We cannot shy away from the fact that producing, operating and preserving social housing costs money: it requires large amounts of labor and materials, and, in many cases, it is sited on land that has become inordinately expensive for the very fact that someone else could be making a lot of money by building luxury housing on top of it. There are, of course, ways to reduce these costs. Policies aimed at cooling speculative land markets, many of which are detailed in Parts 3 and 4 of this report, can bring down acquisition prices. Upfront capital investments can drive down operating costs, by minimizing debt long-term. .

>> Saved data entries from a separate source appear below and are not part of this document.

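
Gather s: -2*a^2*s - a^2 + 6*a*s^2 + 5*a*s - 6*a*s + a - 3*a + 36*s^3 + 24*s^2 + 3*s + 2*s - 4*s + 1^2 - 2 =-a^2 - 2*a + 36*s^3 + s^2*(6*a + 24) + s*(-2*a^2 - a + 1) - 1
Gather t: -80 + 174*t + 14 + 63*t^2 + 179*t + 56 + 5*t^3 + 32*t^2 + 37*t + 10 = 5*t^3 + 95*t^2 + 390*t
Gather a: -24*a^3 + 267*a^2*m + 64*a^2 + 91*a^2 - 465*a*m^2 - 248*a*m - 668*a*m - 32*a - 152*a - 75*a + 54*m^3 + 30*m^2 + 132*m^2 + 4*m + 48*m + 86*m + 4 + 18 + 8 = -24*a^3 + a^2*(267*m + 155) + a*(-465*m^2 - 916*m - 259) + 54*m^3 + 162*m^2 + 138*m + 30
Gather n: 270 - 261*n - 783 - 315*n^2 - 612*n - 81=-315*n^2 - 873*n - 594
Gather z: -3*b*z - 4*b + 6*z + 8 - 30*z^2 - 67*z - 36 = -4*b - 30*z^2 + z*(-3*b - 61) - 28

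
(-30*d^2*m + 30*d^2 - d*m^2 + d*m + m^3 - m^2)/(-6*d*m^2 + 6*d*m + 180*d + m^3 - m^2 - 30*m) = (5*d*m - 5*d + m^2 - m)/(m^2 - m - 30)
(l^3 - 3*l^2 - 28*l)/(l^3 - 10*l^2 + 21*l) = (l + 4)/(l - 3)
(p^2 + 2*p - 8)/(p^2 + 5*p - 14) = (p + 4)/(p + 7)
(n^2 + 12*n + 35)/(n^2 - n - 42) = (n^2 + 12*n + 35)/(n^2 - n - 42)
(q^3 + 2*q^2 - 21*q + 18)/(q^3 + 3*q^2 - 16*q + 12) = (q - 3)/(q - 2)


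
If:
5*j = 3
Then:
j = 3/5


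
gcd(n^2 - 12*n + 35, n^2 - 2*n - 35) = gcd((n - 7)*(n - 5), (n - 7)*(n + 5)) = n - 7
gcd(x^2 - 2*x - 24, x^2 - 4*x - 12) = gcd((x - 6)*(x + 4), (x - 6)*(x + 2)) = x - 6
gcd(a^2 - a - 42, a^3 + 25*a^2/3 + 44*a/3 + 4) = a + 6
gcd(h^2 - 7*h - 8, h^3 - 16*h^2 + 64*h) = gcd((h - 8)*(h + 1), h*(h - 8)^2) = h - 8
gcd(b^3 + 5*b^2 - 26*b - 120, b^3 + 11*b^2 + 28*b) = b + 4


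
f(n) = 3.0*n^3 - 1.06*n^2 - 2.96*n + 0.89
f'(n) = 9.0*n^2 - 2.12*n - 2.96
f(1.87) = 11.27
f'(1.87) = 24.55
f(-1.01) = -0.29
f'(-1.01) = 8.36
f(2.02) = 15.31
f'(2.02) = 29.48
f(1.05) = 0.09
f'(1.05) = 4.74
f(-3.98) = -193.25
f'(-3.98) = 148.04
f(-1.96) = -19.97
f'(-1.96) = 35.77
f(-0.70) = 1.41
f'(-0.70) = 2.93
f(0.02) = 0.83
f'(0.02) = -3.00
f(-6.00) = -667.51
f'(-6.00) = 333.76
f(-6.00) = -667.51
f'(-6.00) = 333.76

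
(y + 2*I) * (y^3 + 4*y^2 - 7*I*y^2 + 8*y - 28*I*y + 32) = y^4 + 4*y^3 - 5*I*y^3 + 22*y^2 - 20*I*y^2 + 88*y + 16*I*y + 64*I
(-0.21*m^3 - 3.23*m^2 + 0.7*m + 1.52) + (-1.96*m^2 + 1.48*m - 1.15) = -0.21*m^3 - 5.19*m^2 + 2.18*m + 0.37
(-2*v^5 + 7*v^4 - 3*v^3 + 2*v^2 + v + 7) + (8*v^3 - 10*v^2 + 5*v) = -2*v^5 + 7*v^4 + 5*v^3 - 8*v^2 + 6*v + 7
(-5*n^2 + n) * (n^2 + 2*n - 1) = -5*n^4 - 9*n^3 + 7*n^2 - n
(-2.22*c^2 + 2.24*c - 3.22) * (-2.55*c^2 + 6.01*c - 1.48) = 5.661*c^4 - 19.0542*c^3 + 24.959*c^2 - 22.6674*c + 4.7656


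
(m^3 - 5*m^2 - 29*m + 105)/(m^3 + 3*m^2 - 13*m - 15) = (m - 7)/(m + 1)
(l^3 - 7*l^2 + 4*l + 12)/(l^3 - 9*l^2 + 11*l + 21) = (l^2 - 8*l + 12)/(l^2 - 10*l + 21)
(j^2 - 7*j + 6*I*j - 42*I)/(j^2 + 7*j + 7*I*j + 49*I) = (j^2 + j*(-7 + 6*I) - 42*I)/(j^2 + 7*j*(1 + I) + 49*I)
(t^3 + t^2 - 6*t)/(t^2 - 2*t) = t + 3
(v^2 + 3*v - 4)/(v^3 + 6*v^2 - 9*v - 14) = (v^2 + 3*v - 4)/(v^3 + 6*v^2 - 9*v - 14)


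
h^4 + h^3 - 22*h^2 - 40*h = h*(h - 5)*(h + 2)*(h + 4)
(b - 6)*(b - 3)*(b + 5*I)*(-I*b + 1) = -I*b^4 + 6*b^3 + 9*I*b^3 - 54*b^2 - 13*I*b^2 + 108*b - 45*I*b + 90*I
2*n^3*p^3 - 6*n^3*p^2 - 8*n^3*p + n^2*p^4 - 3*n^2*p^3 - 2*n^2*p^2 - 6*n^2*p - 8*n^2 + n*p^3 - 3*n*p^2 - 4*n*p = (2*n + p)*(p - 4)*(n*p + 1)*(n*p + n)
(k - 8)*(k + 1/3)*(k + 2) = k^3 - 17*k^2/3 - 18*k - 16/3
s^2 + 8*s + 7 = (s + 1)*(s + 7)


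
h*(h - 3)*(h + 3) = h^3 - 9*h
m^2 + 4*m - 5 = (m - 1)*(m + 5)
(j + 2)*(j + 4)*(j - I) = j^3 + 6*j^2 - I*j^2 + 8*j - 6*I*j - 8*I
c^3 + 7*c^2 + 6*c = c*(c + 1)*(c + 6)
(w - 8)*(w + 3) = w^2 - 5*w - 24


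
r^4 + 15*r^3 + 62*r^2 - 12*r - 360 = (r - 2)*(r + 5)*(r + 6)^2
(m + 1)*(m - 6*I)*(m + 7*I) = m^3 + m^2 + I*m^2 + 42*m + I*m + 42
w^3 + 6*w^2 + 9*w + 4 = (w + 1)^2*(w + 4)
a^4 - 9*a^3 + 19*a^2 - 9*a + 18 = (a - 6)*(a - 3)*(a - I)*(a + I)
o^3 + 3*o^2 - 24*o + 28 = (o - 2)^2*(o + 7)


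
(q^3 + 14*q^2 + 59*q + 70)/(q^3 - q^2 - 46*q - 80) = (q + 7)/(q - 8)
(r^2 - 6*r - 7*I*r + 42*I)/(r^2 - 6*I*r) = (r^2 - 6*r - 7*I*r + 42*I)/(r*(r - 6*I))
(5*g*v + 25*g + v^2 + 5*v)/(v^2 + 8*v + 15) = (5*g + v)/(v + 3)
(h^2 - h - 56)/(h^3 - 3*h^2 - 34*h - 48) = (h + 7)/(h^2 + 5*h + 6)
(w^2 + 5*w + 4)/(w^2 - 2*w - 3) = (w + 4)/(w - 3)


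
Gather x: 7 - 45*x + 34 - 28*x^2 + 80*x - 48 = -28*x^2 + 35*x - 7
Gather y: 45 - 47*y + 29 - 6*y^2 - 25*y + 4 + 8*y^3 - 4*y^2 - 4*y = 8*y^3 - 10*y^2 - 76*y + 78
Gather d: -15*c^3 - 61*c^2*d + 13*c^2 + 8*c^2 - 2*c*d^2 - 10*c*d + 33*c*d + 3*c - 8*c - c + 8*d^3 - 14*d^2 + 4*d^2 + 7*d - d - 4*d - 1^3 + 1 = -15*c^3 + 21*c^2 - 6*c + 8*d^3 + d^2*(-2*c - 10) + d*(-61*c^2 + 23*c + 2)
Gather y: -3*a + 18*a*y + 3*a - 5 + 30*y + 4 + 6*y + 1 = y*(18*a + 36)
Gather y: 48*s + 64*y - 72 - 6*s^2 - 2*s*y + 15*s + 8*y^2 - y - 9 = -6*s^2 + 63*s + 8*y^2 + y*(63 - 2*s) - 81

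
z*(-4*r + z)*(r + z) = -4*r^2*z - 3*r*z^2 + z^3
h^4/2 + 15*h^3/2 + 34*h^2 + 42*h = h*(h/2 + 1)*(h + 6)*(h + 7)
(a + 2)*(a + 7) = a^2 + 9*a + 14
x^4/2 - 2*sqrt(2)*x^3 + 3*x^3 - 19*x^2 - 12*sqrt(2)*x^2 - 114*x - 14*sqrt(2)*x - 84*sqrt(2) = (x/2 + sqrt(2)/2)*(x + 6)*(x - 7*sqrt(2))*(x + 2*sqrt(2))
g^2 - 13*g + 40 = (g - 8)*(g - 5)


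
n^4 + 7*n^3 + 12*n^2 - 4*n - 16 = (n - 1)*(n + 2)^2*(n + 4)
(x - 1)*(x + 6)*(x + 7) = x^3 + 12*x^2 + 29*x - 42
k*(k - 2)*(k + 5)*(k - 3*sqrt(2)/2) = k^4 - 3*sqrt(2)*k^3/2 + 3*k^3 - 10*k^2 - 9*sqrt(2)*k^2/2 + 15*sqrt(2)*k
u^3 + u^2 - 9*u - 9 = (u - 3)*(u + 1)*(u + 3)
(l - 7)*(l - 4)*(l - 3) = l^3 - 14*l^2 + 61*l - 84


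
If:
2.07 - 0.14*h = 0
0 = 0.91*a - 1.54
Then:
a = 1.69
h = 14.79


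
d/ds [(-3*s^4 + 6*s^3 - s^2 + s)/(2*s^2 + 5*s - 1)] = (-12*s^5 - 33*s^4 + 72*s^3 - 25*s^2 + 2*s - 1)/(4*s^4 + 20*s^3 + 21*s^2 - 10*s + 1)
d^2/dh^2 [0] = 0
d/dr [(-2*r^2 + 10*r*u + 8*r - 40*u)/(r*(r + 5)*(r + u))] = 2*(r*(r + 5)*(r + u)*(-2*r + 5*u + 4) + r*(r + 5)*(r^2 - 5*r*u - 4*r + 20*u) + r*(r + u)*(r^2 - 5*r*u - 4*r + 20*u) + (r + 5)*(r + u)*(r^2 - 5*r*u - 4*r + 20*u))/(r^2*(r + 5)^2*(r + u)^2)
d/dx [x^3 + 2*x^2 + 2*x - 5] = 3*x^2 + 4*x + 2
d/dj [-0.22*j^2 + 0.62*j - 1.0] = 0.62 - 0.44*j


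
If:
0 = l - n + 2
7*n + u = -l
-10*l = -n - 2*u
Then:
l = -26/25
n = 24/25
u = -142/25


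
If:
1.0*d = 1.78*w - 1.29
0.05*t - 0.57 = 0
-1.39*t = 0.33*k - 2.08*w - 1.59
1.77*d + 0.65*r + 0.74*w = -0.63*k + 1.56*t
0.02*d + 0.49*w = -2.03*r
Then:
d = 9.65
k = -4.47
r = -1.58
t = 11.40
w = 6.15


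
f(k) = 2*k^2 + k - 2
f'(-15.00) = -59.00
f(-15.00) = 433.00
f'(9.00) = 37.00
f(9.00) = 169.00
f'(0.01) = 1.04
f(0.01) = -1.99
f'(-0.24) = 0.04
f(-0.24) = -2.12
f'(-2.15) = -7.60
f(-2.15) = 5.10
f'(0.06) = 1.24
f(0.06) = -1.93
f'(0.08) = 1.32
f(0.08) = -1.91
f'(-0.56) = -1.24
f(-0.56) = -1.93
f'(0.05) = 1.20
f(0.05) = -1.94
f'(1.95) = 8.80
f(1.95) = 7.56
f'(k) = 4*k + 1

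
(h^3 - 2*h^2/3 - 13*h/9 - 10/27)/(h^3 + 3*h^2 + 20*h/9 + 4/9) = (h - 5/3)/(h + 2)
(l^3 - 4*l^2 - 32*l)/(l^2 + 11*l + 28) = l*(l - 8)/(l + 7)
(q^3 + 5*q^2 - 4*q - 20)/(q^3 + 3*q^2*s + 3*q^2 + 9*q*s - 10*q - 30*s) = (q + 2)/(q + 3*s)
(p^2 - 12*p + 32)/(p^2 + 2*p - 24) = (p - 8)/(p + 6)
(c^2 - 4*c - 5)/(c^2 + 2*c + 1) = (c - 5)/(c + 1)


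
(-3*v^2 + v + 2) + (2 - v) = 4 - 3*v^2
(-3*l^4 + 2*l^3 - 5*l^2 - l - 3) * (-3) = 9*l^4 - 6*l^3 + 15*l^2 + 3*l + 9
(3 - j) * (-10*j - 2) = 10*j^2 - 28*j - 6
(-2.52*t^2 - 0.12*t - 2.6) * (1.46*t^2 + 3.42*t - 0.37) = -3.6792*t^4 - 8.7936*t^3 - 3.274*t^2 - 8.8476*t + 0.962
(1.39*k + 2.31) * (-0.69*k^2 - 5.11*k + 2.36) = -0.9591*k^3 - 8.6968*k^2 - 8.5237*k + 5.4516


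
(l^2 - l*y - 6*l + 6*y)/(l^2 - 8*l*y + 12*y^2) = (l^2 - l*y - 6*l + 6*y)/(l^2 - 8*l*y + 12*y^2)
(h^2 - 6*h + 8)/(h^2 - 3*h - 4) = (h - 2)/(h + 1)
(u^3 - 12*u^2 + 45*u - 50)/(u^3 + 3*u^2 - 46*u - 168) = (u^3 - 12*u^2 + 45*u - 50)/(u^3 + 3*u^2 - 46*u - 168)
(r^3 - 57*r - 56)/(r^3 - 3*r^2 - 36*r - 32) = (r + 7)/(r + 4)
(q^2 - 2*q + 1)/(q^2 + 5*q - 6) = (q - 1)/(q + 6)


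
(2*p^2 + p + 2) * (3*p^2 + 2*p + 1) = 6*p^4 + 7*p^3 + 10*p^2 + 5*p + 2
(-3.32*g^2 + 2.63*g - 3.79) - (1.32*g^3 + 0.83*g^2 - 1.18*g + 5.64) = -1.32*g^3 - 4.15*g^2 + 3.81*g - 9.43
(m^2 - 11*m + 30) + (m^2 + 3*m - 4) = 2*m^2 - 8*m + 26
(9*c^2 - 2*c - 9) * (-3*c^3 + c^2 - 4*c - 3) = -27*c^5 + 15*c^4 - 11*c^3 - 28*c^2 + 42*c + 27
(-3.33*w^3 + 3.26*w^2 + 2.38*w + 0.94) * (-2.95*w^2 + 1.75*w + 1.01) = 9.8235*w^5 - 15.4445*w^4 - 4.6793*w^3 + 4.6846*w^2 + 4.0488*w + 0.9494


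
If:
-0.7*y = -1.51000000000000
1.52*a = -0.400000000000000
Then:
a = -0.26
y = 2.16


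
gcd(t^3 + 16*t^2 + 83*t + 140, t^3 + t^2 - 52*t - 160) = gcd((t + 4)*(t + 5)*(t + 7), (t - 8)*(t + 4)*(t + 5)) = t^2 + 9*t + 20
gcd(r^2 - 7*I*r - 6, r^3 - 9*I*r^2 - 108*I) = r - 6*I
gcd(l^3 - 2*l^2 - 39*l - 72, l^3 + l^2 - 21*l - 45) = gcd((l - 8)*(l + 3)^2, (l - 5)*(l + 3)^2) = l^2 + 6*l + 9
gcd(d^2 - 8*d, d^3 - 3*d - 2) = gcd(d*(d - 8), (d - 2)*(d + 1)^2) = 1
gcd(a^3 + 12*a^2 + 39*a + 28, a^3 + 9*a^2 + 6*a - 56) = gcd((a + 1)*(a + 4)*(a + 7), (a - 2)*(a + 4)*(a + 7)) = a^2 + 11*a + 28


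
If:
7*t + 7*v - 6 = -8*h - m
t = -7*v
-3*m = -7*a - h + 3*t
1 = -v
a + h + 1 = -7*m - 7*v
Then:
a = 333/82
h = -1893/410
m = 192/205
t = 7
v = -1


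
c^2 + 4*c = c*(c + 4)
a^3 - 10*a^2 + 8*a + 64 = (a - 8)*(a - 4)*(a + 2)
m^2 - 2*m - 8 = (m - 4)*(m + 2)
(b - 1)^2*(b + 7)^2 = b^4 + 12*b^3 + 22*b^2 - 84*b + 49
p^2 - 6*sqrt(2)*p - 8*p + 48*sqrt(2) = (p - 8)*(p - 6*sqrt(2))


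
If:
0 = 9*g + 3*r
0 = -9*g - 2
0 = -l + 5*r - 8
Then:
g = -2/9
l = -14/3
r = 2/3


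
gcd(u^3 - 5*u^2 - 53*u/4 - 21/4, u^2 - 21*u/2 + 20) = 1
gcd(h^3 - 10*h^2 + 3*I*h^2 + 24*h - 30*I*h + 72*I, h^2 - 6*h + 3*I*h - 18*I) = h^2 + h*(-6 + 3*I) - 18*I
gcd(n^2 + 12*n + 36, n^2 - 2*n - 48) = n + 6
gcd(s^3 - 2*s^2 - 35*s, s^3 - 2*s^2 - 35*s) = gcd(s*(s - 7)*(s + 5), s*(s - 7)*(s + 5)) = s^3 - 2*s^2 - 35*s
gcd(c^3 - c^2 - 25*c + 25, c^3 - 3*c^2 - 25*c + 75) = c^2 - 25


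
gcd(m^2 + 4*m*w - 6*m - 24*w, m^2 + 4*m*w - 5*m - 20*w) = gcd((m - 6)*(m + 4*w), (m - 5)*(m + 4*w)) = m + 4*w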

Permanent affordability built into social housing models preserves public subsidy over time. It does not require periodic payouts to owners to encourage them to renew their regulatory agreements, or, worse yet, to accept the eventual loss of affordable housing to private actors. However, committing to a large-scale social housing program means devoting substantial public resources on an ongoing basis, particularly in a state like New York, where the largest city contains some of the most expensive land on earth.

At the same time, we already spend a tremendous amount on sustaining the inequitable status quo in housing. On the federal level, the single most expensive housing program is the roughly $25 billion mortgage interest tax deduction, which disproportionately benefits the wealthy and does nothing for renters or homeless people. (The 2017 Trump tax overhaul reduced the program from $70 billion, but also made it less useful for lower-income homeowners.) On the state level, our budget shows that we are most committed to the production of mostly luxury housing through the 421-a tax break, a State program which cost New York City $1.7 billion in fiscal year 2021 alone. Similarly, the 485-a tax break costs upstate municipalities millions while requiring nothing in terms of affordable housing. Meanwhile, city, state and federal governments also spend billions of dollars on shelters to temporarily house people who are homeless as a result of our unaffordable housing system. The number of homeless people — and therefore the cost of the shelter system — would be much smaller if public spending on housing was reoriented toward social ownership and permanent affordability.

We are already spending a tremendous amount of money on private, for-profit housing and the homelessness crisis it produces. It's time to shift the priority to funding social housing instead.